The ash-throated antwren is known only from the watershed of the Río Mayo in the northern Peruvian Department of San Martín. It inhabits a variety of wooded landscapes including tall humid montane forest, mid-height semi-stunted forest, and very low stunted forest, many of them on sandy soil. In elevation it occurs in the narrow range of 1250 to 1450 m.

==Behavior==
===Movement===

The ash-throated antwren is a year-round resident throughout its range.

===Feeding===

The ash-throated antwren's diet has not been detailed but is known to include insects and spiders. It usually forages in pairs and often as a member of a mixed-species feeding flock.

===Breeding===

The ash-throated antwren's breeding season appears to span from May to September or October.
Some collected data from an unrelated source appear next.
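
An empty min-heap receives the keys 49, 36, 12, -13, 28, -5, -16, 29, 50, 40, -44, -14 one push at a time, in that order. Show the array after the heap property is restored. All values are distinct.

[-44, -16, -14, 29, 12, -13, -5, 49, 50, 40, 28, 36]

Insert 49:
  append 49 at index 0 → [49] (no swap needed)
Insert 36:
  append 36 at index 1 → [49, 36]
  36 < parent 49 at index 0, swap → [36, 49]
Insert 12:
  append 12 at index 2 → [36, 49, 12]
  12 < parent 36 at index 0, swap → [12, 49, 36]
Insert -13:
  append -13 at index 3 → [12, 49, 36, -13]
  -13 < parent 49 at index 1, swap → [12, -13, 36, 49]
  -13 < parent 12 at index 0, swap → [-13, 12, 36, 49]
Insert 28:
  append 28 at index 4 → [-13, 12, 36, 49, 28] (no swap needed)
Insert -5:
  append -5 at index 5 → [-13, 12, 36, 49, 28, -5]
  -5 < parent 36 at index 2, swap → [-13, 12, -5, 49, 28, 36]
Insert -16:
  append -16 at index 6 → [-13, 12, -5, 49, 28, 36, -16]
  -16 < parent -5 at index 2, swap → [-13, 12, -16, 49, 28, 36, -5]
  -16 < parent -13 at index 0, swap → [-16, 12, -13, 49, 28, 36, -5]
Insert 29:
  append 29 at index 7 → [-16, 12, -13, 49, 28, 36, -5, 29]
  29 < parent 49 at index 3, swap → [-16, 12, -13, 29, 28, 36, -5, 49]
Insert 50:
  append 50 at index 8 → [-16, 12, -13, 29, 28, 36, -5, 49, 50] (no swap needed)
Insert 40:
  append 40 at index 9 → [-16, 12, -13, 29, 28, 36, -5, 49, 50, 40] (no swap needed)
Insert -44:
  append -44 at index 10 → [-16, 12, -13, 29, 28, 36, -5, 49, 50, 40, -44]
  -44 < parent 28 at index 4, swap → [-16, 12, -13, 29, -44, 36, -5, 49, 50, 40, 28]
  -44 < parent 12 at index 1, swap → [-16, -44, -13, 29, 12, 36, -5, 49, 50, 40, 28]
  -44 < parent -16 at index 0, swap → [-44, -16, -13, 29, 12, 36, -5, 49, 50, 40, 28]
Insert -14:
  append -14 at index 11 → [-44, -16, -13, 29, 12, 36, -5, 49, 50, 40, 28, -14]
  -14 < parent 36 at index 5, swap → [-44, -16, -13, 29, 12, -14, -5, 49, 50, 40, 28, 36]
  -14 < parent -13 at index 2, swap → [-44, -16, -14, 29, 12, -13, -5, 49, 50, 40, 28, 36]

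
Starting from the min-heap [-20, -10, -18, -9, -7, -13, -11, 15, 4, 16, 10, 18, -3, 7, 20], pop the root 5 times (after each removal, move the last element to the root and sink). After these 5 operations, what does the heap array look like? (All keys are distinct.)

extract-min #1 returns -20:
  remove root -20; move last element 20 to root → [20, -10, -18, -9, -7, -13, -11, 15, 4, 16, 10, 18, -3, 7]
  20 vs smaller child -18 at index 2, swap → [-18, -10, 20, -9, -7, -13, -11, 15, 4, 16, 10, 18, -3, 7]
  20 vs smaller child -13 at index 5, swap → [-18, -10, -13, -9, -7, 20, -11, 15, 4, 16, 10, 18, -3, 7]
  20 vs smaller child -3 at index 12, swap → [-18, -10, -13, -9, -7, -3, -11, 15, 4, 16, 10, 18, 20, 7]
extract-min #2 returns -18:
  remove root -18; move last element 7 to root → [7, -10, -13, -9, -7, -3, -11, 15, 4, 16, 10, 18, 20]
  7 vs smaller child -13 at index 2, swap → [-13, -10, 7, -9, -7, -3, -11, 15, 4, 16, 10, 18, 20]
  7 vs smaller child -11 at index 6, swap → [-13, -10, -11, -9, -7, -3, 7, 15, 4, 16, 10, 18, 20]
extract-min #3 returns -13:
  remove root -13; move last element 20 to root → [20, -10, -11, -9, -7, -3, 7, 15, 4, 16, 10, 18]
  20 vs smaller child -11 at index 2, swap → [-11, -10, 20, -9, -7, -3, 7, 15, 4, 16, 10, 18]
  20 vs smaller child -3 at index 5, swap → [-11, -10, -3, -9, -7, 20, 7, 15, 4, 16, 10, 18]
  20 vs only child 18 at index 11, swap → [-11, -10, -3, -9, -7, 18, 7, 15, 4, 16, 10, 20]
extract-min #4 returns -11:
  remove root -11; move last element 20 to root → [20, -10, -3, -9, -7, 18, 7, 15, 4, 16, 10]
  20 vs smaller child -10 at index 1, swap → [-10, 20, -3, -9, -7, 18, 7, 15, 4, 16, 10]
  20 vs smaller child -9 at index 3, swap → [-10, -9, -3, 20, -7, 18, 7, 15, 4, 16, 10]
  20 vs smaller child 4 at index 8, swap → [-10, -9, -3, 4, -7, 18, 7, 15, 20, 16, 10]
extract-min #5 returns -10:
  remove root -10; move last element 10 to root → [10, -9, -3, 4, -7, 18, 7, 15, 20, 16]
  10 vs smaller child -9 at index 1, swap → [-9, 10, -3, 4, -7, 18, 7, 15, 20, 16]
  10 vs smaller child -7 at index 4, swap → [-9, -7, -3, 4, 10, 18, 7, 15, 20, 16]

[-9, -7, -3, 4, 10, 18, 7, 15, 20, 16]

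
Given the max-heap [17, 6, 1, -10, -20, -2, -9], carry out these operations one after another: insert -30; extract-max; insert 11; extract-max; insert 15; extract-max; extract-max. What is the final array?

[1, -10, -2, -30, -20, -9]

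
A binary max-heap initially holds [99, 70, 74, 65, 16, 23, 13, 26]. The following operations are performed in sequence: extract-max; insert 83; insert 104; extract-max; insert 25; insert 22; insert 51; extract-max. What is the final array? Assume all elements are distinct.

extract-max → returns 99:
  remove root 99; move last element 26 to root → [26, 70, 74, 65, 16, 23, 13]
  26 vs larger child 74 at index 2, swap → [74, 70, 26, 65, 16, 23, 13]
insert 83:
  append 83 at index 7 → [74, 70, 26, 65, 16, 23, 13, 83]
  83 > parent 65 at index 3, swap → [74, 70, 26, 83, 16, 23, 13, 65]
  83 > parent 70 at index 1, swap → [74, 83, 26, 70, 16, 23, 13, 65]
  83 > parent 74 at index 0, swap → [83, 74, 26, 70, 16, 23, 13, 65]
insert 104:
  append 104 at index 8 → [83, 74, 26, 70, 16, 23, 13, 65, 104]
  104 > parent 70 at index 3, swap → [83, 74, 26, 104, 16, 23, 13, 65, 70]
  104 > parent 74 at index 1, swap → [83, 104, 26, 74, 16, 23, 13, 65, 70]
  104 > parent 83 at index 0, swap → [104, 83, 26, 74, 16, 23, 13, 65, 70]
extract-max → returns 104:
  remove root 104; move last element 70 to root → [70, 83, 26, 74, 16, 23, 13, 65]
  70 vs larger child 83 at index 1, swap → [83, 70, 26, 74, 16, 23, 13, 65]
  70 vs larger child 74 at index 3, swap → [83, 74, 26, 70, 16, 23, 13, 65]
insert 25:
  append 25 at index 8 → [83, 74, 26, 70, 16, 23, 13, 65, 25] (no swap needed)
insert 22:
  append 22 at index 9 → [83, 74, 26, 70, 16, 23, 13, 65, 25, 22]
  22 > parent 16 at index 4, swap → [83, 74, 26, 70, 22, 23, 13, 65, 25, 16]
insert 51:
  append 51 at index 10 → [83, 74, 26, 70, 22, 23, 13, 65, 25, 16, 51]
  51 > parent 22 at index 4, swap → [83, 74, 26, 70, 51, 23, 13, 65, 25, 16, 22]
extract-max → returns 83:
  remove root 83; move last element 22 to root → [22, 74, 26, 70, 51, 23, 13, 65, 25, 16]
  22 vs larger child 74 at index 1, swap → [74, 22, 26, 70, 51, 23, 13, 65, 25, 16]
  22 vs larger child 70 at index 3, swap → [74, 70, 26, 22, 51, 23, 13, 65, 25, 16]
  22 vs larger child 65 at index 7, swap → [74, 70, 26, 65, 51, 23, 13, 22, 25, 16]

[74, 70, 26, 65, 51, 23, 13, 22, 25, 16]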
Nothing else is known about the species' breeding biology.

===Vocalization===

The ash-throated antwren's song is "a rapid, accelerating-decelerating, rising-falling series of rich notes, with a rising series of 2 or 3 introductory notes: pew-PEW-PEW-pee'e'E'E'E'e'e-e-e-e-u". Its call is "a rich, short tchew, often doubled or tripled".

==Status==

The IUCN originally in 1988 assessed the ash-throated antwren as Threatened, then in 1994 as Vulnerable, in 2000 as Endangered, and in 2021 again as Vulnerable. It has a very small range and its estimated population of 1720 to 4800 mature individuals is believed to be decreasing. "Its small known range is coupled with widespread deforestation of the adjacent lowlands in the río Mayo valley. Coca and coffee are widely cultivated in this region, and areas of suitable habitat are gradually being cleared for timber, agriculture, road developments and human population growth."